The world can offer no guarantees that are no more nuanced and hard-to-discover schemes of corruption and favoritism in all kinds of organizations that have the potential to help boost Chinese agendas across a variety of landscapes, from politics to economy.

This said, for many analysts, corruption and lack of moral values seems to be what sets China’s DNA apart. From ethnic cleansing committed against the Uyghur Muslims in the Xinjiang region, to predatory economic practices against vulnerable nations in need of economic support, the Chinese Communist Party seems to have no clear idea about what constitutes moral leadership, let alone engage in sound, ethical, and transparent competitiveness on the world stage.

Let us take a step back to see the big picture about China’s true value system. This is a regime that is firmly rooted in Big Brother surveillance and a “social credit system,” designed to bend the will of citizens and companies to the absolute viewpoint of the Chinese Communist Party. I speak in more detail about this in a previous opinion piece for Jordan News titled, “America’s ‘higher quality’ alternative to China’s Belt-and-Road Initiative.”

Some think there is plenty of evidence that points to a multilayered strategy designed by the Chinese Communist Party to advance a predatory economic agenda that feeds on the vulnerabilities of poor nations across the world, in a bid to entrench the party’s power beyond mainland China.

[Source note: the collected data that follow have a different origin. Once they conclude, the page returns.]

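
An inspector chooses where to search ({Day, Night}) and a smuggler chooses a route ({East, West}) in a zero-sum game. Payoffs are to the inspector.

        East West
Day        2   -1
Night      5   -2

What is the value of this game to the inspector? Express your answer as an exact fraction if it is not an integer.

Row minima: Day → -1, Night → -2; maximin = -1.
Column maxima: East → 5, West → -1; minimax = -1.
Since maximin = minimax = -1, there is a saddle point and the value is -1.

-1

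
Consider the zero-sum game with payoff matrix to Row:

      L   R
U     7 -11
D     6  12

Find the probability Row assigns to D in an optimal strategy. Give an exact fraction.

3/4

Row minima: U → -11, D → 6; maximin = 6.
Column maxima: L → 7, R → 12; minimax = 7.
6 ≠ 7, so there is no saddle point; optimal play is mixed.
Let Row play U with probability p. Expected payoff against L: 7p + 6(1−p) = p + 6; against R: (-11)p + 12(1−p) = −23p + 12.
Setting these equal: p + 6 = −23p + 12 ⇒ 24p = 6 ⇒ p = 1/4, and the value is (1)·(1/4) + 6 = 25/4.
For Column: with q = P(L), equating U's and D's payoffs gives 18q − 11 = −6q + 12 ⇒ q = 23/24.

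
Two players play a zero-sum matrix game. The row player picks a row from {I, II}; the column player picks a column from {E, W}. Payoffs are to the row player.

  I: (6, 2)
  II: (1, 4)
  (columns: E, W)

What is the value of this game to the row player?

Row minima: I → 2, II → 1; maximin = 2.
Column maxima: E → 6, W → 4; minimax = 4.
2 ≠ 4, so there is no saddle point; optimal play is mixed.
Let the row player play I with probability p. Expected payoff against E: 6p + 1(1−p) = 5p + 1; against W: 2p + 4(1−p) = −2p + 4.
Setting these equal: 5p + 1 = −2p + 4 ⇒ 7p = 3 ⇒ p = 3/7, and the value is (5)·(3/7) + 1 = 22/7.
For the column player: with q = P(E), equating I's and II's payoffs gives 4q + 2 = −3q + 4 ⇒ q = 2/7.

22/7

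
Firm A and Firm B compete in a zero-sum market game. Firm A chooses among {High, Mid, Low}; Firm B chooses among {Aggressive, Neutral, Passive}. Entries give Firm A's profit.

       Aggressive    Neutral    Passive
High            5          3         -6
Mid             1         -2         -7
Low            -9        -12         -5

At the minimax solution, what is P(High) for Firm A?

Row minima: High → -6, Mid → -7, Low → -12; maximin = -6.
Column maxima: Aggressive → 5, Neutral → 3, Passive → -5; minimax = -5.
-6 ≠ -5, so there is no saddle point; optimal play is mixed.
Mid is strictly dominated by High, so Firm A never plays it.
Aggressive is strictly dominated by Neutral (it gives Firm A strictly more in every row), so Firm B never plays it.
On the remaining 2×2 (High, Low vs Neutral, Passive):
Let Firm A play High with probability p. Expected payoff against Neutral: 3p + (-12)(1−p) = 15p − 12; against Passive: (-6)p + (-5)(1−p) = −p − 5.
Setting these equal: 15p − 12 = −p − 5 ⇒ 16p = 7 ⇒ p = 7/16, and the value is (15)·(7/16) − 12 = -87/16.
For Firm B: with q = P(Neutral), equating High's and Low's payoffs gives 9q − 6 = −7q − 5 ⇒ q = 1/16.

7/16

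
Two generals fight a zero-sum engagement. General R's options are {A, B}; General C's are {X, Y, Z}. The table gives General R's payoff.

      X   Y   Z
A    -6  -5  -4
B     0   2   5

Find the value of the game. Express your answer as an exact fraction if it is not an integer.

Row minima: A → -6, B → 0; maximin = 0.
Column maxima: X → 0, Y → 2, Z → 5; minimax = 0.
Since maximin = minimax = 0, there is a saddle point and the value is 0.

0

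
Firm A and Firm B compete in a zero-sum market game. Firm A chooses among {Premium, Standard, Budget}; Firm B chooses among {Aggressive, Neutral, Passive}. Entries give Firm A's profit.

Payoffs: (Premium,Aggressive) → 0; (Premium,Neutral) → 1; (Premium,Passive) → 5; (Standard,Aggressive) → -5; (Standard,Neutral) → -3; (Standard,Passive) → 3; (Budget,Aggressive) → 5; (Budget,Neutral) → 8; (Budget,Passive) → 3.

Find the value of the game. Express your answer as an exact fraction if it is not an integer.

Row minima: Premium → 0, Standard → -5, Budget → 3; maximin = 3.
Column maxima: Aggressive → 5, Neutral → 8, Passive → 5; minimax = 5.
3 ≠ 5, so there is no saddle point; optimal play is mixed.
Standard is strictly dominated by Premium, so Firm A never plays it.
Neutral is strictly dominated by Aggressive (it gives Firm A strictly more in every row), so Firm B never plays it.
On the remaining 2×2 (Premium, Budget vs Aggressive, Passive):
Let Firm A play Premium with probability p. Expected payoff against Aggressive: 0p + 5(1−p) = −5p + 5; against Passive: 5p + 3(1−p) = 2p + 3.
Setting these equal: −5p + 5 = 2p + 3 ⇒ −7p = -2 ⇒ p = 2/7, and the value is (-5)·(2/7) + 5 = 25/7.
For Firm B: with q = P(Aggressive), equating Premium's and Budget's payoffs gives −5q + 5 = 2q + 3 ⇒ q = 2/7.

25/7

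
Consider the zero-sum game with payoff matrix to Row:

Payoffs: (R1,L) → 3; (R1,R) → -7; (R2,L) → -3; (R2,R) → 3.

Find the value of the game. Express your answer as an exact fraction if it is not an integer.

Row minima: R1 → -7, R2 → -3; maximin = -3.
Column maxima: L → 3, R → 3; minimax = 3.
-3 ≠ 3, so there is no saddle point; optimal play is mixed.
Let Row play R1 with probability p. Expected payoff against L: 3p + (-3)(1−p) = 6p − 3; against R: (-7)p + 3(1−p) = −10p + 3.
Setting these equal: 6p − 3 = −10p + 3 ⇒ 16p = 6 ⇒ p = 3/8, and the value is (6)·(3/8) − 3 = -3/4.
For Column: with q = P(L), equating R1's and R2's payoffs gives 10q − 7 = −6q + 3 ⇒ q = 5/8.

-3/4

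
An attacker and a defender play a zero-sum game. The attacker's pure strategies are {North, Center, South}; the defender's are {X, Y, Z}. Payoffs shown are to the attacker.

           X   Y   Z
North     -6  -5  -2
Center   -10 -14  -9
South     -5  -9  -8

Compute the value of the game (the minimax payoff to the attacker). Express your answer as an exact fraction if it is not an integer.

-29/5

Row minima: North → -6, Center → -14, South → -9; maximin = -6.
Column maxima: X → -5, Y → -5, Z → -2; minimax = -5.
-6 ≠ -5, so there is no saddle point; optimal play is mixed.
Center is strictly dominated by North, so the attacker never plays it.
Z is strictly dominated by Y (it gives the attacker strictly more in every row), so the defender never plays it.
On the remaining 2×2 (North, South vs X, Y):
Let the attacker play North with probability p. Expected payoff against X: (-6)p + (-5)(1−p) = −p − 5; against Y: (-5)p + (-9)(1−p) = 4p − 9.
Setting these equal: −p − 5 = 4p − 9 ⇒ −5p = -4 ⇒ p = 4/5, and the value is (-1)·(4/5) − 5 = -29/5.
For the defender: with q = P(X), equating North's and South's payoffs gives −q − 5 = 4q − 9 ⇒ q = 4/5.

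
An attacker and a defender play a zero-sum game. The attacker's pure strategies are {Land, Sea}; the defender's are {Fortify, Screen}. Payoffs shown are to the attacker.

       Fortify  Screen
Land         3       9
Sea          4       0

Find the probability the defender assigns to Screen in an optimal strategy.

1/10

Row minima: Land → 3, Sea → 0; maximin = 3.
Column maxima: Fortify → 4, Screen → 9; minimax = 4.
3 ≠ 4, so there is no saddle point; optimal play is mixed.
Let the attacker play Land with probability p. Expected payoff against Fortify: 3p + 4(1−p) = −p + 4; against Screen: 9p + 0(1−p) = 9p.
Setting these equal: −p + 4 = 9p ⇒ −10p = -4 ⇒ p = 2/5, and the value is (-1)·(2/5) + 4 = 18/5.
For the defender: with q = P(Fortify), equating Land's and Sea's payoffs gives −6q + 9 = 4q ⇒ q = 9/10.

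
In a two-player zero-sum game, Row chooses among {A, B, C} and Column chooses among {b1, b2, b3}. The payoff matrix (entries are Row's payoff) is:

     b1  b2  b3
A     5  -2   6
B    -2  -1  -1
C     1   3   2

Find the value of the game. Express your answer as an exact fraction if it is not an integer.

Row minima: A → -2, B → -2, C → 1; maximin = 1.
Column maxima: b1 → 5, b2 → 3, b3 → 6; minimax = 3.
1 ≠ 3, so there is no saddle point; optimal play is mixed.
B is strictly dominated by C, so Row never plays it.
b3 is strictly dominated by b1 (it gives Row strictly more in every row), so Column never plays it.
On the remaining 2×2 (A, C vs b1, b2):
Let Row play A with probability p. Expected payoff against b1: 5p + 1(1−p) = 4p + 1; against b2: (-2)p + 3(1−p) = −5p + 3.
Setting these equal: 4p + 1 = −5p + 3 ⇒ 9p = 2 ⇒ p = 2/9, and the value is (4)·(2/9) + 1 = 17/9.
For Column: with q = P(b1), equating A's and C's payoffs gives 7q − 2 = −2q + 3 ⇒ q = 5/9.

17/9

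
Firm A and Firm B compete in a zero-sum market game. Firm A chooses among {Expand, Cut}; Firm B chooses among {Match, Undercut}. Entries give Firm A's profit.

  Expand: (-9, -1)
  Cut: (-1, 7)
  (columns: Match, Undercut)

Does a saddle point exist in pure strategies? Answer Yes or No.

Row minima: Expand → -9, Cut → -1; maximin = -1.
Column maxima: Match → -1, Undercut → 7; minimax = -1.
maximin = minimax = -1, so a saddle point exists.

Yes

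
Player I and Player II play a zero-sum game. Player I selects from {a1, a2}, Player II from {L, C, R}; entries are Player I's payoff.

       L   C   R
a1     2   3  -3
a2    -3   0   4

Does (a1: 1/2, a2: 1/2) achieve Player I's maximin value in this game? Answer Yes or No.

No

Against L this mix gives (1/2)·2 + (1/2)·(-3) = -1/2.
Against C this mix gives (1/2)·3 + (1/2)·0 = 3/2.
Against R this mix gives (1/2)·(-3) + (1/2)·4 = 1/2.
Player II will play L, holding Player I to -1/2. Shifting weight toward the row that does better against L would raise this floor (the equalizing mix achieves -1/12 against both L and R), so the proposed strategy is not optimal.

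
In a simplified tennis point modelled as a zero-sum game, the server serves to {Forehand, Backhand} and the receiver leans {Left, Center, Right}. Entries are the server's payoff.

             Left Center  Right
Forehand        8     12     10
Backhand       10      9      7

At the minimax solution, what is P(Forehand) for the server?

Row minima: Forehand → 8, Backhand → 7; maximin = 8.
Column maxima: Left → 10, Center → 12, Right → 10; minimax = 10.
8 ≠ 10, so there is no saddle point; optimal play is mixed.
Center is strictly dominated by Right (it gives the server strictly more in every row), so the receiver never plays it.
On the remaining 2×2 (Forehand, Backhand vs Left, Right):
Let the server play Forehand with probability p. Expected payoff against Left: 8p + 10(1−p) = −2p + 10; against Right: 10p + 7(1−p) = 3p + 7.
Setting these equal: −2p + 10 = 3p + 7 ⇒ −5p = -3 ⇒ p = 3/5, and the value is (-2)·(3/5) + 10 = 44/5.
For the receiver: with q = P(Left), equating Forehand's and Backhand's payoffs gives −2q + 10 = 3q + 7 ⇒ q = 3/5.

3/5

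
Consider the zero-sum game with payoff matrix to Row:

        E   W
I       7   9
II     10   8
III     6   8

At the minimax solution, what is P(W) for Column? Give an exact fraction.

3/4

Row minima: I → 7, II → 8, III → 6; maximin = 8.
Column maxima: E → 10, W → 9; minimax = 9.
8 ≠ 9, so there is no saddle point; optimal play is mixed.
III is strictly dominated by I, so Row never plays it.
On the remaining 2×2 (I, II vs E, W):
Let Row play I with probability p. Expected payoff against E: 7p + 10(1−p) = −3p + 10; against W: 9p + 8(1−p) = p + 8.
Setting these equal: −3p + 10 = p + 8 ⇒ −4p = -2 ⇒ p = 1/2, and the value is (-3)·(1/2) + 10 = 17/2.
For Column: with q = P(E), equating I's and II's payoffs gives −2q + 9 = 2q + 8 ⇒ q = 1/4.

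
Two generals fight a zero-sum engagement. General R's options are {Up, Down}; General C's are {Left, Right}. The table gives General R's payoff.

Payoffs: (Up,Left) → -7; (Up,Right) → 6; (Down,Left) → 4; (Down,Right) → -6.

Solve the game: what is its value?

Row minima: Up → -7, Down → -6; maximin = -6.
Column maxima: Left → 4, Right → 6; minimax = 4.
-6 ≠ 4, so there is no saddle point; optimal play is mixed.
Let General R play Up with probability p. Expected payoff against Left: (-7)p + 4(1−p) = −11p + 4; against Right: 6p + (-6)(1−p) = 12p − 6.
Setting these equal: −11p + 4 = 12p − 6 ⇒ −23p = -10 ⇒ p = 10/23, and the value is (-11)·(10/23) + 4 = -18/23.
For General C: with q = P(Left), equating Up's and Down's payoffs gives −13q + 6 = 10q − 6 ⇒ q = 12/23.

-18/23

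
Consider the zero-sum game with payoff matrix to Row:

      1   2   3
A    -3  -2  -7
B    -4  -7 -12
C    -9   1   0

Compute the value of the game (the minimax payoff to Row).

-63/13

Row minima: A → -7, B → -12, C → -9; maximin = -7.
Column maxima: 1 → -3, 2 → 1, 3 → 0; minimax = -3.
-7 ≠ -3, so there is no saddle point; optimal play is mixed.
B is strictly dominated by A, so Row never plays it.
With B eliminated, 2 is strictly dominated by 1 (it gives Row strictly more in every remaining row), so Column never plays it.
On the remaining 2×2 (A, C vs 1, 3):
Let Row play A with probability p. Expected payoff against 1: (-3)p + (-9)(1−p) = 6p − 9; against 3: (-7)p + 0(1−p) = −7p.
Setting these equal: 6p − 9 = −7p ⇒ 13p = 9 ⇒ p = 9/13, and the value is (6)·(9/13) − 9 = -63/13.
For Column: with q = P(1), equating A's and C's payoffs gives 4q − 7 = −9q ⇒ q = 7/13.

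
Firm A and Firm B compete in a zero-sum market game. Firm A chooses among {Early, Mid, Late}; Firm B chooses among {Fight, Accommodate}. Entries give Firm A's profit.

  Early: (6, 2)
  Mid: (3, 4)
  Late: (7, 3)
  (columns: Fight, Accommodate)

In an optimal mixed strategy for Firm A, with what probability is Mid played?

Row minima: Early → 2, Mid → 3, Late → 3; maximin = 3.
Column maxima: Fight → 7, Accommodate → 4; minimax = 4.
3 ≠ 4, so there is no saddle point; optimal play is mixed.
Early is strictly dominated by Late, so Firm A never plays it.
On the remaining 2×2 (Mid, Late vs Fight, Accommodate):
Let Firm A play Mid with probability p. Expected payoff against Fight: 3p + 7(1−p) = −4p + 7; against Accommodate: 4p + 3(1−p) = p + 3.
Setting these equal: −4p + 7 = p + 3 ⇒ −5p = -4 ⇒ p = 4/5, and the value is (-4)·(4/5) + 7 = 19/5.
For Firm B: with q = P(Fight), equating Mid's and Late's payoffs gives −q + 4 = 4q + 3 ⇒ q = 1/5.

4/5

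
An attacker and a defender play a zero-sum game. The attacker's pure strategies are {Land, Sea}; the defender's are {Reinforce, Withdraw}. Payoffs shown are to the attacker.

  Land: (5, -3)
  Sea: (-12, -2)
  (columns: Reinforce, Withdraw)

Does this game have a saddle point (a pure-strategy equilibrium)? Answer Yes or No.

No

Row minima: Land → -3, Sea → -12; maximin = -3.
Column maxima: Reinforce → 5, Withdraw → -2; minimax = -2.
-3 ≠ -2, so no pure-strategy equilibrium exists.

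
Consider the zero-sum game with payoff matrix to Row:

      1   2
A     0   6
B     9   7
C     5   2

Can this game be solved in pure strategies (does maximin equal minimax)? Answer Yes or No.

Row minima: A → 0, B → 7, C → 2; maximin = 7.
Column maxima: 1 → 9, 2 → 7; minimax = 7.
maximin = minimax = 7, so a saddle point exists.

Yes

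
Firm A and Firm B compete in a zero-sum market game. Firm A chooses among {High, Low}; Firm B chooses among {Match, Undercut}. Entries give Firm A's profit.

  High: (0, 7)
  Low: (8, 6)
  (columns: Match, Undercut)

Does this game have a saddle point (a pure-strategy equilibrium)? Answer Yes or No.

Row minima: High → 0, Low → 6; maximin = 6.
Column maxima: Match → 8, Undercut → 7; minimax = 7.
6 ≠ 7, so no pure-strategy equilibrium exists.

No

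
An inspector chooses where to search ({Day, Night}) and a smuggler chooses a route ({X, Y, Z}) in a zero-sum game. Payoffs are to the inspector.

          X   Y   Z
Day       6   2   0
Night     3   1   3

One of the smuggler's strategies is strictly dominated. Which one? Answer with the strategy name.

Y holds the inspector's payoff strictly below X in every row: 2 < 6, 1 < 3.
So X is strictly dominated for the smuggler.

X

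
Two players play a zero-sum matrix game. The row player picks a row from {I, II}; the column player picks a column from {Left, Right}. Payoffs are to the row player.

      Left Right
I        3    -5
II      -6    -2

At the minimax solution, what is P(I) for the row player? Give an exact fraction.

Row minima: I → -5, II → -6; maximin = -5.
Column maxima: Left → 3, Right → -2; minimax = -2.
-5 ≠ -2, so there is no saddle point; optimal play is mixed.
Let the row player play I with probability p. Expected payoff against Left: 3p + (-6)(1−p) = 9p − 6; against Right: (-5)p + (-2)(1−p) = −3p − 2.
Setting these equal: 9p − 6 = −3p − 2 ⇒ 12p = 4 ⇒ p = 1/3, and the value is (9)·(1/3) − 6 = -3.
For the column player: with q = P(Left), equating I's and II's payoffs gives 8q − 5 = −4q − 2 ⇒ q = 1/4.

1/3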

In 2015, the New York Times published an investigative report titled, “China’s Global Ambitions, Cash and Strings Attached.”  The article supports the argument that with the absence of humanist core values to guide its actions, China has indeed abused its power and “elevated status” by “forcing countries to play by its financial rules, which can be onerous.”

The article goes on to say, “Many developing countries, in exchange for loans, pay steep interest rates and give up the rights to their natural resources for years. China has a lock on close to 90 percent of Ecuador’s oil exports, which mostly goes to paying off its loans.”

The moral of the story is that the United States, the world’s only safety valve against further Made-in-China infiltration and domination, should open a wide array of investigations into every single world organization, including the UN, to see how much of policy and decision-making has been influenced by China-leaning officials, feigning objectivity and obviously corruptible global values.